US destroys four Houthi drones attacking US Navy ship
The US Central Command said on Wednesday its forces shot down four drones launched by Yemen’s Houthi militia from areas under their control, the latest in a barrage of Houthi missiles and drones aimed at international ships in the Red Sea.
The Houthis fired four longrange unmanned aerial systems at a US warship in the Red Sea on Wednesday morning, but they were intercepted by US Navy ships and failed to strike their objective, according to a US military statement.
“It was determined these weapons presented an imminent threat to merchant vessels and US Navy ships in the region,” CENTCOM said.
The Houthis did not claim responsibility for the strike, but they often take credit hours or days later. Since November, the Houthis have seized a commercial ship and fired hundreds of ballistic missiles, drones and remotely controlled boats at international commercial and naval ships in the Red Sea, Bab Al-Mandab Strait and the Gulf of Aden, claiming to be acting in support of the Palestinian people. Meanwhile, Yemeni government authorities, activists and local media said that a prisoner died on Tuesday inside a Houthi detention facility in the central province of Dhamar, only one day after another prisoner died in another Houthi-held jail in Sanaa.

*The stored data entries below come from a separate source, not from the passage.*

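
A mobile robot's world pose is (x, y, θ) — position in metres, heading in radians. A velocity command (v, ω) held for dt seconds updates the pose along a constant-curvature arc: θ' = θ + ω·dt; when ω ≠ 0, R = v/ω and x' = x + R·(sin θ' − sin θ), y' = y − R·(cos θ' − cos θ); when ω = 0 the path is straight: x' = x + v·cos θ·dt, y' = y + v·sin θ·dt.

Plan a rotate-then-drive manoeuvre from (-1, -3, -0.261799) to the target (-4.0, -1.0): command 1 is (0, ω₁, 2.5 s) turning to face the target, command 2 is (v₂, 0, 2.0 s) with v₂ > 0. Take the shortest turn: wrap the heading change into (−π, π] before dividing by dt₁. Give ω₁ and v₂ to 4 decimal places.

heading to target = atan2(-1−-3, -4−-1) = 2.5536
Δθ = wrap(2.5536 − -0.2618) = 2.8154; ω₁ = Δθ/dt₁ = 1.1262
distance = √((-4−-1)² + (-1−-3)²) = 3.6056; v₂ = distance/dt₂ = 1.8028

ω₁ = 1.1262, v₂ = 1.8028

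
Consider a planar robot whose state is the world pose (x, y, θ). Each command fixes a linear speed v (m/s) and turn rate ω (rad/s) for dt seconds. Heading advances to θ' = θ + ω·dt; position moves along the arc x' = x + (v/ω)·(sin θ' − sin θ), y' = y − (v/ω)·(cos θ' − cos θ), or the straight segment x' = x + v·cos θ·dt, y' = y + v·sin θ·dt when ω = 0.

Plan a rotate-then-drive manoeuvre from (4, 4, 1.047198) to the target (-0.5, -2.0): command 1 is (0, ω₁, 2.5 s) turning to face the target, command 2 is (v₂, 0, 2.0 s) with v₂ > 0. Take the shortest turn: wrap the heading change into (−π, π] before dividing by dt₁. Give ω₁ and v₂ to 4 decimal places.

ω₁ = 1.2087, v₂ = 3.7500

heading to target = atan2(-2−4, -0.5−4) = -2.2143
Δθ = wrap(-2.2143 − 1.0472) = 3.0217; ω₁ = Δθ/dt₁ = 1.2087
distance = √((-0.5−4)² + (-2−4)²) = 7.5000; v₂ = distance/dt₂ = 3.7500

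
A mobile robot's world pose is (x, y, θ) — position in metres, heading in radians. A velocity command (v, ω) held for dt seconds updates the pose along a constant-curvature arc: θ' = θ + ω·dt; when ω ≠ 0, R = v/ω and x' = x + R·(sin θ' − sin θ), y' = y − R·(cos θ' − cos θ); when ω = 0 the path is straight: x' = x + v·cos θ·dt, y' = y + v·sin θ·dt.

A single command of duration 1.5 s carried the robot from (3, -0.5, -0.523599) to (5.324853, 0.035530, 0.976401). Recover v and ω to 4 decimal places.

v = 1.7500, ω = 1.0000

Δθ = 0.976401 − -0.523599 = 1.500000
ω = Δθ/dt = 1.500000/1.5 = 1.0000
R = Δx/(sin θ' − sin θ) = 1.7500
v = R·ω = 1.7500·1.0000 = 1.7500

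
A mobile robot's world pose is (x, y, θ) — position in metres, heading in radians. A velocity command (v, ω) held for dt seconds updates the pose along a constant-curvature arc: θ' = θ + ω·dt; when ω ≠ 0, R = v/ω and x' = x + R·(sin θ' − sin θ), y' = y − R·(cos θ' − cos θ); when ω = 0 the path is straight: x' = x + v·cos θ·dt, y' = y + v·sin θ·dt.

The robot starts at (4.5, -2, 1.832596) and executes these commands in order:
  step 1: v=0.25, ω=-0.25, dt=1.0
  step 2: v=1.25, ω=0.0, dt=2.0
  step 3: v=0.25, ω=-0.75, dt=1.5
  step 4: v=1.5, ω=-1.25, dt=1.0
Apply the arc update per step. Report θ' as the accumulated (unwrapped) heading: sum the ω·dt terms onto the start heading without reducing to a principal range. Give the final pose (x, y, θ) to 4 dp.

(6.0071, 0.8158, -0.7924)

step 1: θ'=1.5826 (R=-1.0000) → pose (4.4660, -1.7530, 1.5826)
step 2: θ'=1.5826 (straight) → pose (4.4365, 0.7468, 1.5826)
step 3: θ'=0.4576 (R=-0.3333) → pose (4.6225, 1.0498, 0.4576)
step 4: θ'=-0.7924 (R=-1.2000) → pose (6.0071, 0.8158, -0.7924)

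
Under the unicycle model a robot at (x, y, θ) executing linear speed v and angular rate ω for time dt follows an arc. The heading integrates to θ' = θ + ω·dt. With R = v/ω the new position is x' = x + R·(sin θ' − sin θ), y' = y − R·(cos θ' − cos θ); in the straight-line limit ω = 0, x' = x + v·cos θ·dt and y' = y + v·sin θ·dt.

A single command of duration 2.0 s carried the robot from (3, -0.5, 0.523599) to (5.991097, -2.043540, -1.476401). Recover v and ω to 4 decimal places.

Δθ = -1.476401 − 0.523599 = -2.000000
ω = Δθ/dt = -2.000000/2.0 = -1.0000
R = Δx/(sin θ' − sin θ) = -2.0000
v = R·ω = -2.0000·-1.0000 = 2.0000

v = 2.0000, ω = -1.0000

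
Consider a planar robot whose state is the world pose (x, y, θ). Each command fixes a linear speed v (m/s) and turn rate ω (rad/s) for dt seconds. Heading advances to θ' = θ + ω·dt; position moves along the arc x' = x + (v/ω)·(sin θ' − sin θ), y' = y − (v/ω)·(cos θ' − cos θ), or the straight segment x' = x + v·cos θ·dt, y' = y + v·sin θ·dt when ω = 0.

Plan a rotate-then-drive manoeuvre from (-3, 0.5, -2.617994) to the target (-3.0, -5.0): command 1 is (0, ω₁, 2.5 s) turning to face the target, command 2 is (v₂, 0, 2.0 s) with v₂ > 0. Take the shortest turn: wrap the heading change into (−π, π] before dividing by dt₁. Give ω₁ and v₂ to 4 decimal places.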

The family of Khaled Hussein Ghazi, who was jailed in a civil dispute in Dhamar city a year ago, received a call from Houthi security officials telling them of his death and requesting that they retrieve his remains.
Abdurrahman Barman, a Yemeni human rights activist and director of the American Center for Justice, told Arab News that a Houthi chief prosecutor ordered Ghazi’s release a year ago, but another Houthi judge refused, leaving him to die inside the central security prison in Dhamar.